In continuation of my series of posts on why copywriting shouldn’t be rushed, being more creative and beating writer’s block, I’m now going to assess ways of learning to write more confidently because it should be a pleasure, and not just a profession:
1) Read a lot. Read widely in new genres and formats, and not just within your own area of expertise. Seeing how other authors formulate their paragraphs and project meaning will help formulate structures in your own mind. The more widely you can read the more expansive your points of reference and the influences you can draw on when you sit down to put pen to paper.
2) Write a lot. The more you write the more you’ll relax, and agonize less over every sentence. Write even if your not getting paid for it. Start a blog, write articles for free distribution or write for a charity. Rekindle the feeling of writing for pleasure and remind yourself why you choose to do it in the first place.
3) Overcome your fear of people reading your work. If you’re not yet yet writing professionally, share your writing with friends or post it on writing community websites. Stage fright at the thought of exposing your words to others can often hold back many from taking the jump into the professional arena. The fear of criticism of what you’ve poured out onto the page has to be conquered if you want your talent to be appreciated.
4) Understand why you want to be a writer or why you became one. Was it from friends enjoying your short stories, work colleagues commenting on your writing or just your self belief in your own ability? What was the spark that made you realize you had the talent to write professionally?
5) If you’re writing professionally, appreciate what it has taken to get you to where you are. It takes confidence and bravery to start relying on your brain and word processor to produce the words that will keep a roof over your head and stop you going hungry. Appreciate your successes in getting work, and that you’re earning a living from your talent; which would otherwise be just a hobby.
6) Learn to accept criticism as feedback. Writing is a personal experience and as such writers are supposed to react badly to criticism. You’ll need to break out of this stereotype if you want to grow.
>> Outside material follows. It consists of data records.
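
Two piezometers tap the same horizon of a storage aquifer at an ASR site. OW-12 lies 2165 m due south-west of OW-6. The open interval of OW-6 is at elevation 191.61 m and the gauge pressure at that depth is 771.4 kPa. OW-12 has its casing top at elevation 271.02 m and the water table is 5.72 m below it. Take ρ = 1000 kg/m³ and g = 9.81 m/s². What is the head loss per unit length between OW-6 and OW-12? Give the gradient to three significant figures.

i ≈ 0.00228 m/m

Pressure head at OW-6: ψ = P/(ρg) = 771.4×1000 / (1000 × 9.81) = 78.63 m.
Total head at OW-6: h = z + ψ = 191.61 + 78.63 = 270.24 m.
Total head at OW-12: h = 271.02 − 5.72 = 265.30 m.
Head difference: h(OW-6) − h(OW-12) = 270.24 − 265.30 = 4.94 m.
Hydraulic gradient: i = |Δh| / L = 4.94 / 2165 = 0.00228.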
Sometimes it takes a fresh pair of eyes to identify room for improvement, to which you’d otherwise be blind.
7) Learn to accept praise. The temptation is to be modest as you knew all along that your latest work was a masterpiece, but take pleasure and satisfaction in the fact that your writing is appreciated and that you’ve yet again delivered. Keep a portfolio of your best work and testimonials to revisit on days when you’re wrestling with self-doubt.
8) Always approach every project with maximum effort and treat it as part of a long-term business relationship. You’ll then get the satisfaction of knowing you did the best job you could and given yourself the best chance of repeat business and referrals, where most of your work will probably come from.
9) Take note of Chris Garret’s warning on avoiding the ‘Copywriter’s Curse’: if you worry too much about achieving perfection then the anxiety can grind your writing to a halt. Don’t confuse the writing stage with the editing process. As with beating writer’s block, just get words onto the page and then shape and mould them to your heart’s content afterwards. Perfection is something you can always aspire to, but will rarely reach in the first draft, if ever. Even Shakespeare would probably tear up a few of his manuscripts if he were to revisit them today.
10) Appreciate that the occasional doubt in your own writing is part of the creative process and is what keeps you striving for higher standards. Use it as motivation to improve and to learn how to become a better writer, which is a lifetime pursuit in itself.
Follow these steps, work hard and remember that even Stephen King had to go through having his work marked in black marker pen at some stage.